Bir yılda yaklaşık 170 bin kişiye kanser tanısı konulduğunu söylüyor. Kanserin toplumda çok konuşulmasına karşın iyi bilinmediği görüşünde. İyileşme algısı da bu nedenle düşük.
“Tıp kanserlerin yüzde 60’ını tedavi edebiliyor. Bunlar çok konuşulmuyor. Ölümcül olanlar konuşulduğu için tüm kanserlerin ölümcül olduğu algısı var. Öncelikle kanser dediğimizde tek bir hastalığı değil, birçok farklı hastalığı anlamalıyız. Her organın kanseri ayrı, her kanserin de dokusal tür açısından farklılıkları var. Her kanserin nedenine yönelik tedavi geliştirmek gerekiyor. Yani tek bir tedaviyle tüm kanser türlerini tedavi etmenin mümkün olmadığını bilmemiz gerekiyor. Bazı kanser türleri erken evrede yakalansa bile ölümcül olabiliyor. Tedavisi bulunan bazı kanser türlerinde de kanser hücreleri mutasyon geçirip ilaçlara direnç kazanıyor. Yaşayan ve değişen bir organizma ile karşı karşıyayız. Sürekli çoğalıyor ve farklılaşıyor. Birçok kanser türünde yeni bulunan tedavilere zamanla direnç geliştiği için bir süre sonra etkisiz hale geçebiliyor.”
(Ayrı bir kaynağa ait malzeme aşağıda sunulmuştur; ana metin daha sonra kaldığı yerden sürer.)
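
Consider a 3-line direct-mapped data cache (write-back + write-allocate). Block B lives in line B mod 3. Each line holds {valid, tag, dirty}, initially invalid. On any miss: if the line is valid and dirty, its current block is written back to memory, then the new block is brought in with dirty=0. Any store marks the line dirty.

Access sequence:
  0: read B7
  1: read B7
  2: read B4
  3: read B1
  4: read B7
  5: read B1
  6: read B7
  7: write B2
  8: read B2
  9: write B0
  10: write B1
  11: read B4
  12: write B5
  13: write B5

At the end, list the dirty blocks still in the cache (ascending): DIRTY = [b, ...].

DIRTY = [0, 5]

0: R B7 → L1 miss [-]
1: R B7 → L1 hit [-]
2: R B4 → L1 miss [-]
3: R B1 → L1 miss [-]
4: R B7 → L1 miss [-]
5: R B1 → L1 miss [-]
6: R B7 → L1 miss [-]
7: W B2 → L2 miss [D]
8: R B2 → L2 hit [D]
9: W B0 → L0 miss [D]
10: W B1 → L1 miss [D]
11: R B4 → L1 miss wb→B1 [-]
12: W B5 → L2 miss wb→B2 [D]
13: W B5 → L2 hit [D]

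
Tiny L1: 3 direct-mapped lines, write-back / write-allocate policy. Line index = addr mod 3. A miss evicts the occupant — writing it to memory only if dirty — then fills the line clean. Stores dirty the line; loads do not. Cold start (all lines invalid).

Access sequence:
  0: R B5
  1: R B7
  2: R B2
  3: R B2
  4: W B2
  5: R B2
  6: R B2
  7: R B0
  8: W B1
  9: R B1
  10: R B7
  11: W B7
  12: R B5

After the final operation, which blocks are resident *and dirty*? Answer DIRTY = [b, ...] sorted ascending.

DIRTY = [7]

0: R B5 -> L2 miss  d=-]
1: R B7 -> L1 miss  d=-]
2: R B2 -> L2 miss  d=-]
3: R B2 -> L2 hit  d=-]
4: W B2 -> L2 hit  d=D]
5: R B2 -> L2 hit  d=D]
6: R B2 -> L2 hit  d=D]
7: R B0 -> L0 miss  d=-]
8: W B1 -> L1 miss  d=D]
9: R B1 -> L1 hit  d=D]
10: R B7 -> L1 miss wb->B1  d=-]
11: W B7 -> L1 hit  d=D]
12: R B5 -> L2 miss wb->B2  d=-]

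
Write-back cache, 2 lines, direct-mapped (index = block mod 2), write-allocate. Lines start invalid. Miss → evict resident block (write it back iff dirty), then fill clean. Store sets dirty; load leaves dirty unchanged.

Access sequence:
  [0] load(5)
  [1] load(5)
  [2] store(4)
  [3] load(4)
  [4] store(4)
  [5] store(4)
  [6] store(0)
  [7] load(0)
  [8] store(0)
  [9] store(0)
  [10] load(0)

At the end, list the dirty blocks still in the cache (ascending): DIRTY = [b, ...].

  0 | R B5 → L1 miss [-]
  1 | R B5 → L1 hit [-]
  2 | W B4 → L0 miss [D]
  3 | R B4 → L0 hit [D]
  4 | W B4 → L0 hit [D]
  5 | W B4 → L0 hit [D]
  6 | W B0 → L0 miss wb→B4 [D]
  7 | R B0 → L0 hit [D]
  8 | W B0 → L0 hit [D]
  9 | W B0 → L0 hit [D]
  10 | R B0 → L0 hit [D]

DIRTY = [0]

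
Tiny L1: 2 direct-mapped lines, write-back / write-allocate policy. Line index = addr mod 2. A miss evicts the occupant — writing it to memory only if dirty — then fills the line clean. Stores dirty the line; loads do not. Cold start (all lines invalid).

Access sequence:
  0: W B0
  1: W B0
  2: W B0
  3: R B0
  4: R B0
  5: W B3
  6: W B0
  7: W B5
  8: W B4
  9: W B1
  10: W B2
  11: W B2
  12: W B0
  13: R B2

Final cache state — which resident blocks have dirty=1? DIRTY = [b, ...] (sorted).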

Erkeklerde en sık görülen kanserlerin akciğer, prostat kanseri ve mesane kanseridir. “Kadınlarda en sık görülen kanserler ise meme kanseri, tiroid kanseri ve kolorektal kanseridir. Genç bir nüfusa sahip olduğumuz için meme kanseri gelişmiş ülkelerde 60’lı yaşlarda görülürken ülkemizde 50 yaş altında meme kanseri görülme sıklığı dünya ortalamalarının çok üstünde. Zaman içinde kadınlarda sigara içimi arttığı için kadınlarda akciğer kanseri görülme sıklığı artıyor”
Türkiye’de genel olarak tüm bölgelerde kadınlarda meme, erkeklerde akciğer kanseri en sık görülen kanser türleri. Prof. Dr. Pınar Saip, Doğu Anadolu Bölgesi’nde mide kanserinin hem erkeklerde, hem de kadınlarda ikinci sıklıkla görüldüğüne dikkat çekerek, “Mide kanseri oluşumunda yiyeceklerin saklama ve tüketim biçimi önemli rol oynuyor. Nitrat ve nitritten zengin gıdalar, tuzlu ve tütsülenmiş gıdalar, helikobakter pylori enfeksiyonu mide kanserinin başlıca nedenleri arasındadır” diye konuştu.
Araştırmaların kanser vakalarının üçte ikisinde çevresel faktörlerin etkili olduğunu gösteriyor.
“Kanser oluşumuna neden olabilen çevresel faktörler; sağlıksız beslenme, hareketsiz yaşam,tütün ve alkol kullanımı,aşırı güneş ışığı maruziyeti, hava, su ve gıdalar yoluyla alınan karsinojen kimyasal maddeler, kanserojen virüs ve bakteriler (hepatit B, hepatit C, AIDS, human papilloma virüs, helikobakter pylori gibi), radyasyon, benzidin içeren boyalar, asbestos, radon ve hormonlardır.